We solving an inverse problem with MAP vs PITS. Here we pick the prior and likelihood to be Gaussian distributions.

\[\begin{align*} p(x) &= \mathcal{N}(0, \sigma_x^2) \\ p(y|x) &= \mathcal{N}(x, \sigma_y^2) \end{align*}\]

Let’s pick the prior to be a Gaussian distribution with mean 0 and standard deviation 1. And the likelihood to be a Gaussian distribution with mean 1 and standard deviation 0.5. We find the MAP solution and the PITS solution.

Illustration of the inverse problem for a Gaussian prior and likelihood. Where y is the observation and x is what we want to recover. Top; shows the typical sets of our two distributions and the solutions found by MAP, PITS (where mid is simple the mid point). Bottom; a reminder that we are working with Gaussians.

MAP solution

For Guassian prior and likelihood, can derive the MAP solution in closed form as;

\[\begin{align*} x^*&= \arg \max_x \frac{p(y|x)p(x)}{p(y)} \\ &= \arg \max_x p(y|x)p(x) \\ &= \arg \max_x \log p(y|x) + \log p(x) \\ &= \arg \max_x -\frac{1}{2\sigma_y^2}||y - x||^2 - \frac{1}{2\sigma_x^2}||x||^2 \\ \end{align*}\] \[\begin{align*} \nabla_x \left( -\frac{1}{2\sigma_y^2}||y - x||^2 - \frac{1}{2\sigma_x^2}||x||^2 \right) &= \nabla_x \left( -\frac{1}{2\sigma_y^2}||y - x||^2 \right) + \nabla_x \left( -\frac{1}{2\sigma_x^2}||x||^2 \right) \\ &= \frac{1}{\sigma_y^2}(y - x) - \frac{1}{\sigma_x^2}x \\ &= 0 \\ x^* &= \frac{\sigma_x^2}{\sigma_x^2 + \sigma_y^2}y \\ \end{align*}\]

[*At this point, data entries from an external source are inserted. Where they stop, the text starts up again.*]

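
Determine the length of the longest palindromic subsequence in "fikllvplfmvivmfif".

11

One longest palindromic subsequence is fifmvivmfif (positions 1,2,9,10,11,12,13,14,15,16,17); it reads the same forward and backward, and the interval DP gives dp[1][17] = 11.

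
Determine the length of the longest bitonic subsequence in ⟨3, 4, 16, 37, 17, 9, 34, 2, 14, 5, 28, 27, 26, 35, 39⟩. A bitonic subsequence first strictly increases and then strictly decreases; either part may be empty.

8

One longest bitonic subsequence is 3, 4, 16, 37, 34, 28, 27, 26 (positions 1,2,3,4,7,11,12,13): it rises to 37 then falls. Length 8 is optimal.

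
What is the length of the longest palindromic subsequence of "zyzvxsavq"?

3

One longest palindromic subsequence is vav (positions 4,7,8); it reads the same forward and backward, and the interval DP gives dp[1][9] = 3.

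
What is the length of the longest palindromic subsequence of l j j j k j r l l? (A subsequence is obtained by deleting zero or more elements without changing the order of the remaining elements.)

One longest palindromic subsequence is ljjjjl (positions 1,2,3,4,6,9); it reads the same forward and backward, and the interval DP gives dp[1][9] = 6.

6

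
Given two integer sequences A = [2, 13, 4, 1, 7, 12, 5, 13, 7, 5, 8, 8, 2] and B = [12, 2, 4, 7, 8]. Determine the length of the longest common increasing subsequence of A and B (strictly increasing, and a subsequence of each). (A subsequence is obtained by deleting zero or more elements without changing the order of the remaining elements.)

A longest common strictly increasing subsequence is 2, 4, 7, 8 (length 4); it appears in order in both A and B, and no longer such subsequence exists.

4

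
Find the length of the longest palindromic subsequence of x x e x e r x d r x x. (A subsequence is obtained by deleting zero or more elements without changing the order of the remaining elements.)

One longest palindromic subsequence is xxrdrxx (positions 1,2,6,8,9,10,11); it reads the same forward and backward, and the interval DP gives dp[1][11] = 7.

7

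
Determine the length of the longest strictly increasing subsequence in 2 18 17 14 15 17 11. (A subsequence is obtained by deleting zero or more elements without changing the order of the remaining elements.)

One longest increasing subsequence is 2, 14, 15, 17 (positions 1,4,5,6), of length 4; no longer one exists.

4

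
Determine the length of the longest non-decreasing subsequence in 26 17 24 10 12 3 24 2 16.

Let dp[i] be the longest non-decreasing subsequence ending at position i. Then dp = [1, 1, 2, 1, 2, 1, 3, 1, 3].
The maximum is 3; one witness is 17, 24, 24 at positions 2,3,7.

3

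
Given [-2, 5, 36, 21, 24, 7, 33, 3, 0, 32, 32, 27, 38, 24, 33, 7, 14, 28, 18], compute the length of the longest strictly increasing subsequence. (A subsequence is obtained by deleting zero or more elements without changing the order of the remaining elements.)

6

One longest increasing subsequence is -2, 5, 21, 24, 33, 38 (positions 1,2,4,5,7,13), of length 6; no longer one exists.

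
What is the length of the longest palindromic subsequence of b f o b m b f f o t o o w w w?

One longest palindromic subsequence is ootoo (positions 3,9,10,11,12); it reads the same forward and backward, and the interval DP gives dp[1][15] = 5.

5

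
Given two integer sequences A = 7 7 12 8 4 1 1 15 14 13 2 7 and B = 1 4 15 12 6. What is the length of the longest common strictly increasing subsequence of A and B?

A longest common strictly increasing subsequence is 1, 15 (length 2); it appears in order in both A and B, and no longer such subsequence exists.

2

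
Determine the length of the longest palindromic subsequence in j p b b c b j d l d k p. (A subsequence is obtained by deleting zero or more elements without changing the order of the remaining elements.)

5

One longest palindromic subsequence is pdldp (positions 2,8,9,10,12); it reads the same forward and backward, and the interval DP gives dp[1][12] = 5.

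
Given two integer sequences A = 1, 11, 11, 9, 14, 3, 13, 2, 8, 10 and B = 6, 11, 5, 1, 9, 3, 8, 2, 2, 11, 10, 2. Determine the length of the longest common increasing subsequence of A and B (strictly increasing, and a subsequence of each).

A longest common strictly increasing subsequence is 1, 3, 8, 10 (length 4); it appears in order in both A and B, and no longer such subsequence exists.

4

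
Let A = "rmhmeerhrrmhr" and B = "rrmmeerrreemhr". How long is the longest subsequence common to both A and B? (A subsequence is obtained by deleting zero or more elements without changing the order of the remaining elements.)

A longest common subsequence is rmmeerrrmhr (length 11); the LCS DP confirms no longer common subsequence exists.

11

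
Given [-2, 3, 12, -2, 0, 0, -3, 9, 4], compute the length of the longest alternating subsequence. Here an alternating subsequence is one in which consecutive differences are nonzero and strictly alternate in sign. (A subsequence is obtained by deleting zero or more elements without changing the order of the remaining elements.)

Track the best alternating length ending on an up-step vs a down-step at each position: up/down = 1/1, 2/1, 2/1, 1/3, 4/3, 4/3, 1/5, 6/3, 6/7.
The maximum over both is 7; one such subsequence is -2, 3, -2, 0, -3, 9, 4.

7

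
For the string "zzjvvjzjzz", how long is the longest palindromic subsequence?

One longest palindromic subsequence is zzjvvjzz (positions 1,2,3,4,5,8,9,10); it reads the same forward and backward, and the interval DP gives dp[1][10] = 8.

8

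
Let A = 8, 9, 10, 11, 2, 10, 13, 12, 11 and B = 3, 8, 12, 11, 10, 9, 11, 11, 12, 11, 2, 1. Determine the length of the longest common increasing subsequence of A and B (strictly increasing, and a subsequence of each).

4

A longest common strictly increasing subsequence is 8, 10, 11, 12 (length 4); it appears in order in both A and B, and no longer such subsequence exists.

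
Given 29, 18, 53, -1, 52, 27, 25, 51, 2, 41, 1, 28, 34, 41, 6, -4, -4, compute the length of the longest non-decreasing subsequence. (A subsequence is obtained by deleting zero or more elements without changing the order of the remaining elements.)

5

Let dp[i] be the longest non-decreasing subsequence ending at position i. Then dp = [1, 1, 2, 1, 2, 2, 2, 3, 2, 3, 2, 3, 4, 5, 3, 1, 2].
The maximum is 5; one witness is 18, 27, 28, 34, 41 at positions 2,6,12,13,14.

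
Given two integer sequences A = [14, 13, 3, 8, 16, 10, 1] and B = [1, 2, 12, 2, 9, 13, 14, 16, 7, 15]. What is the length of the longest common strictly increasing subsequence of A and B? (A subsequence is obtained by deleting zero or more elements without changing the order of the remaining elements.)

2

For each value that appears in both, track the longest common increasing run ending there.
The best achievable length is 2; one witness is 13, 16 (A-positions 2,5, B-positions 6,8).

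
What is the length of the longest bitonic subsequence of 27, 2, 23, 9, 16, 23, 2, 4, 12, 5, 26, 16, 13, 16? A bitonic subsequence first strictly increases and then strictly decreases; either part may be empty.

7

One longest bitonic subsequence is 2, 9, 16, 23, 26, 16, 13 (positions 2,4,5,6,11,12,13): it rises to 26 then falls. Length 7 is optimal.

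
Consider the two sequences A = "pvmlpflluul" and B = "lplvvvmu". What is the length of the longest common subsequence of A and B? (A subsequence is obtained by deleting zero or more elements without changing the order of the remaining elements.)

4

Backtracking the LCS table gives one alignment: p (A1,B2) → v (A2,B6) → m (A3,B7) → u (A10,B8).
So the longest common subsequence has length 4.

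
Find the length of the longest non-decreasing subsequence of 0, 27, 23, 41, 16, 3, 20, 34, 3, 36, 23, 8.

5

Scanning left to right, the best length ending at each element is: 0→1, 27→2, 23→2, 41→3, 16→2, 3→2, 20→3, 34→4, 3→3, 36→5, 23→4, 8→4.
So the longest non-decreasing subsequence has length 5, e.g. 0, 16, 20, 34, 36.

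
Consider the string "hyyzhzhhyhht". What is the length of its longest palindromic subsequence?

7

One longest palindromic subsequence is hyhhhyh (positions 1,3,5,7,8,9,11); it reads the same forward and backward, and the interval DP gives dp[1][12] = 7.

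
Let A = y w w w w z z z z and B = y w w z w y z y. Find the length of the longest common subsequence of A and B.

5

A longest common subsequence is ywwwz (length 5); the LCS DP confirms no longer common subsequence exists.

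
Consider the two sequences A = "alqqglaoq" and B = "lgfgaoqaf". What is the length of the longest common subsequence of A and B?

5

Backtracking the LCS table gives one alignment: l (A2,B1) → g (A5,B4) → a (A7,B5) → o (A8,B6) → q (A9,B7).
So the longest common subsequence has length 5.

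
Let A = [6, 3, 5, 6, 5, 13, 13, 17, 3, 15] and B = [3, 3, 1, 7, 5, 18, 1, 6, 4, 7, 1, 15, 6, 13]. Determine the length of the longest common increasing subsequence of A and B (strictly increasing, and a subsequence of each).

A longest common strictly increasing subsequence is 3, 5, 6, 15 (length 4); it appears in order in both A and B, and no longer such subsequence exists.

4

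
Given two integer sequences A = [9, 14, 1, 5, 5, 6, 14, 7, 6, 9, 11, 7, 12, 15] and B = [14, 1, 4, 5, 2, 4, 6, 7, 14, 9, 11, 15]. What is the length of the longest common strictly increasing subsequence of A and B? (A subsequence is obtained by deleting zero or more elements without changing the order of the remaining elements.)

For each value that appears in both, track the longest common increasing run ending there.
The best achievable length is 7; one witness is 1, 5, 6, 7, 9, 11, 15 (A-positions 3,4,6,8,10,11,14, B-positions 2,4,7,8,10,11,12).

7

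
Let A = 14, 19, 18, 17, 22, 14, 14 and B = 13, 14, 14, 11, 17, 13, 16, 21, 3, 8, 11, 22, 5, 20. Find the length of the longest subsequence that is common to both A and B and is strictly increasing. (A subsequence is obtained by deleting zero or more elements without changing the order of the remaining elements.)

3

A longest common strictly increasing subsequence is 14, 17, 22 (length 3); it appears in order in both A and B, and no longer such subsequence exists.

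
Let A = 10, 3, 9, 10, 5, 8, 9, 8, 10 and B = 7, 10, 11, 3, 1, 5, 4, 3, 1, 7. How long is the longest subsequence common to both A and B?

3

Backtracking the LCS table gives one alignment: 10 (A1,B2) → 3 (A2,B4) → 5 (A5,B6).
So the longest common subsequence has length 3.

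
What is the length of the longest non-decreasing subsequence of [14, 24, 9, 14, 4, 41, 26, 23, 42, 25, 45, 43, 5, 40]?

Scanning left to right, the best length ending at each element is: 14→1, 24→2, 9→1, 14→2, 4→1, 41→3, 26→3, 23→3, 42→4, 25→4, 45→5, 43→5, 5→2, 40→5.
So the longest non-decreasing subsequence has length 5, e.g. 14, 24, 41, 42, 45.

5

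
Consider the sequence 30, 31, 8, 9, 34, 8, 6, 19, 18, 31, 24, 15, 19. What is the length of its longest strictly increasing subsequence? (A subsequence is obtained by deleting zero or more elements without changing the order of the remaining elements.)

4

Let dp[i] be the longest increasing subsequence ending at position i. Then dp = [1, 2, 1, 2, 3, 1, 1, 3, 3, 4, 4, 3, 4].
The maximum is 4; one witness is 8, 9, 19, 31 at positions 3,4,8,10.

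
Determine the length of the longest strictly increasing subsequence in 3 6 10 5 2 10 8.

Scanning left to right, the best length ending at each element is: 3→1, 6→2, 10→3, 5→2, 2→1, 10→3, 8→3.
So the longest increasing subsequence has length 3, e.g. 3, 6, 10.

3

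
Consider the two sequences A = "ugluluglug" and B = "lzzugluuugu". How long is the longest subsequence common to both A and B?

Backtracking the LCS table gives one alignment: u (A1,B4) → g (A2,B5) → l (A3,B6) → u (A4,B8) → u (A6,B9) → g (A7,B10) → u (A9,B11).
So the longest common subsequence has length 7.

7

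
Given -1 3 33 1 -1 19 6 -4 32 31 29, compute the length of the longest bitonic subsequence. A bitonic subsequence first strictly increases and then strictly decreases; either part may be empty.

One longest bitonic subsequence is -1, 3, 33, 32, 31, 29 (positions 1,2,3,9,10,11): it rises to 33 then falls. Length 6 is optimal.

6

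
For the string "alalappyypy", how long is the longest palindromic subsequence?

5

Using dp[i][j] = 2 + dp[i+1][j−1] if the ends match, else max(dp[i+1][j], dp[i][j−1]):
dp[1][11] = 5. A witness is alala at positions 1,2,3,4,5.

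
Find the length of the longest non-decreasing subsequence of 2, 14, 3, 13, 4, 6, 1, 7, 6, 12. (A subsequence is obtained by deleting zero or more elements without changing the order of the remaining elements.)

6

Scanning left to right, the best length ending at each element is: 2→1, 14→2, 3→2, 13→3, 4→3, 6→4, 1→1, 7→5, 6→5, 12→6.
So the longest non-decreasing subsequence has length 6, e.g. 2, 3, 4, 6, 7, 12.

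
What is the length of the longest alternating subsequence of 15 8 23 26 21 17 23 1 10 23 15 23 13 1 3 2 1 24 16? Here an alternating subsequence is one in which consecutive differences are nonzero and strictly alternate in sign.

14

Track the best alternating length ending on an up-step vs a down-step at each position: up/down = 1/1, 1/2, 3/1, 3/1, 3/4, 3/4, 5/4, 1/6, 7/6, 7/4, 7/8, 9/4, 7/10, 1/10, 11/10, 11/12, 1/12, 13/4, 13/14.
The maximum over both is 14; one such subsequence is 15, 8, 23, 21, 23, 1, 23, 15, 23, 1, 3, 2, 24, 16.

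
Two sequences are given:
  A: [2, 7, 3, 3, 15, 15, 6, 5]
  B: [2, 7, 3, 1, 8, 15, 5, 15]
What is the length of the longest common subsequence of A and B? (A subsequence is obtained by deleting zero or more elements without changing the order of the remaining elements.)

5

A longest common subsequence is 2, 7, 3, 15, 15 (length 5); the LCS DP confirms no longer common subsequence exists.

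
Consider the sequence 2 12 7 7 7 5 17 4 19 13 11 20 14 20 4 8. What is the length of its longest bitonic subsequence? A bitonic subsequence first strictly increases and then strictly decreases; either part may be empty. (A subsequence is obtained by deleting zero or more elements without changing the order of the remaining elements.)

7

Let inc[i] be the LIS ending at i and dec[i] the longest strictly decreasing subsequence starting at i. inc = [1, 2, 2, 2, 2, 2, 3, 2, 4, 3, 3, 5, 4, 5, 2, 3], dec = [1, 4, 3, 3, 3, 2, 4, 1, 4, 3, 2, 3, 2, 2, 1, 1].
max_i inc[i]+dec[i]−1 = 7, with one witness 2, 12, 17, 19, 13, 11, 8.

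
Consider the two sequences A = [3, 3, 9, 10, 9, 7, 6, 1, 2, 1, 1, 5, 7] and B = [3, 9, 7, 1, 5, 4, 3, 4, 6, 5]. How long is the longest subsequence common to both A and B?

Backtracking the LCS table gives one alignment: 3 (A2,B1) → 9 (A5,B2) → 7 (A6,B3) → 6 (A7,B9) → 5 (A12,B10).
So the longest common subsequence has length 5.

5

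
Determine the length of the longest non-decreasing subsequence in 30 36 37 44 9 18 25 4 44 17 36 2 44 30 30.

One longest non-decreasing subsequence is 30, 36, 37, 44, 44, 44 (positions 1,2,3,4,9,13), of length 6; no longer one exists.

6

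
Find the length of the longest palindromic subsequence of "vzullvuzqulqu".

7

One longest palindromic subsequence is uluqulu (positions 3,5,7,9,10,11,13); it reads the same forward and backward, and the interval DP gives dp[1][13] = 7.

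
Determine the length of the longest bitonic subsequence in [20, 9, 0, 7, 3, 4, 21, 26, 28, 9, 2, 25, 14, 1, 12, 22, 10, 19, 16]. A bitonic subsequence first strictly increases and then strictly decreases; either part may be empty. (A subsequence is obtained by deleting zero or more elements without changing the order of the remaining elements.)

10

One longest bitonic subsequence is 0, 3, 4, 21, 26, 28, 25, 22, 19, 16 (positions 3,5,6,7,8,9,12,16,18,19): it rises to 28 then falls. Length 10 is optimal.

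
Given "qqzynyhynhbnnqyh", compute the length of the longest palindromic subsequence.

Using dp[i][j] = 2 + dp[i+1][j−1] if the ends match, else max(dp[i+1][j], dp[i][j−1]):
dp[1][16] = 7. A witness is hynnnyh at positions 7,8,9,12,13,15,16.

7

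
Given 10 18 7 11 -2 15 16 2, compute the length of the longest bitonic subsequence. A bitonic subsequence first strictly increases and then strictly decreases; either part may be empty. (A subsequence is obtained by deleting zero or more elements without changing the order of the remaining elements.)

5

One longest bitonic subsequence is 10, 11, 15, 16, 2 (positions 1,4,6,7,8): it rises to 16 then falls. Length 5 is optimal.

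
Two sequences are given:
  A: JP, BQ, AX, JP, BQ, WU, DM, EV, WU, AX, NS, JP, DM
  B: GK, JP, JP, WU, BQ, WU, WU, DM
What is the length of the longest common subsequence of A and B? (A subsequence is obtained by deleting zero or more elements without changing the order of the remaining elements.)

6

A longest common subsequence is JP, JP, BQ, WU, WU, DM (length 6); the LCS DP confirms no longer common subsequence exists.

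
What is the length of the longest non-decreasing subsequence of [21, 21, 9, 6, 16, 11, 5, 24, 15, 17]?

Scanning left to right, the best length ending at each element is: 21→1, 21→2, 9→1, 6→1, 16→2, 11→2, 5→1, 24→3, 15→3, 17→4.
So the longest non-decreasing subsequence has length 4, e.g. 9, 11, 15, 17.

4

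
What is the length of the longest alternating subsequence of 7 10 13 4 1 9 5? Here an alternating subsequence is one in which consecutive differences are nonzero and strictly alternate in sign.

Track the best alternating length ending on an up-step vs a down-step at each position: up/down = 1/1, 2/1, 2/1, 1/3, 1/3, 4/3, 4/5.
The maximum over both is 5; one such subsequence is 7, 10, 4, 9, 5.

5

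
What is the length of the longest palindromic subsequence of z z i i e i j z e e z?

7

Using dp[i][j] = 2 + dp[i+1][j−1] if the ends match, else max(dp[i+1][j], dp[i][j−1]):
dp[1][11] = 7. A witness is zzieizz at positions 1,2,4,5,6,8,11.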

The observed $y$'s are updated to be more likely under the prior.

PITS solution

For Gaussian distributions derived the PITS solution as;

\[\begin{align*} x^* &= \arg \max_{x \in \mathcal T(p(x))_\epsilon} p(y | x) \tag{PITS} \\ &= \arg \max_{x \in \mathcal T(p(x))_\epsilon} \mathcal{N}(x, \sigma_y^2) \\ &= \arg \max_{x \in \mathcal T(p(x))_\epsilon} \exp \left( -\frac{1}{2\sigma_y^2}||y - x||^2 \right) \\ &= \arg \min_{x \in \mathcal T(p(x))_\epsilon} \parallel x - y \parallel^2 \\ \lim_{\epsilon\to 0} \mathcal T(\mathcal N(0, \sigma^2 I))_\epsilon &= \{x ; \parallel x \parallel = \sqrt{d} \sigma \} \\ x^* &= \sqrt{d} \sigma\frac{y}{\parallel y \parallel} \end{align*}\]

The observed $y$'s are projected into the typical set.

Accuracy

We can compare the accuracy of the MAP and PITS solutions by looking at the mean squared error (MSE) between the true $x$ and the estimated $x$.

\[\text{err} = \frac{1}{N \sqrt{d}} \sum_{i=1}^N ||x_i - x_i^*||^2 \\\]

We find that MAP provides slightly more accurate solutions than PITS. For example, if we pick d=2048, average over 10000 samples. We get an average normalised error of MAP $0.45$ and PITS $0.46$.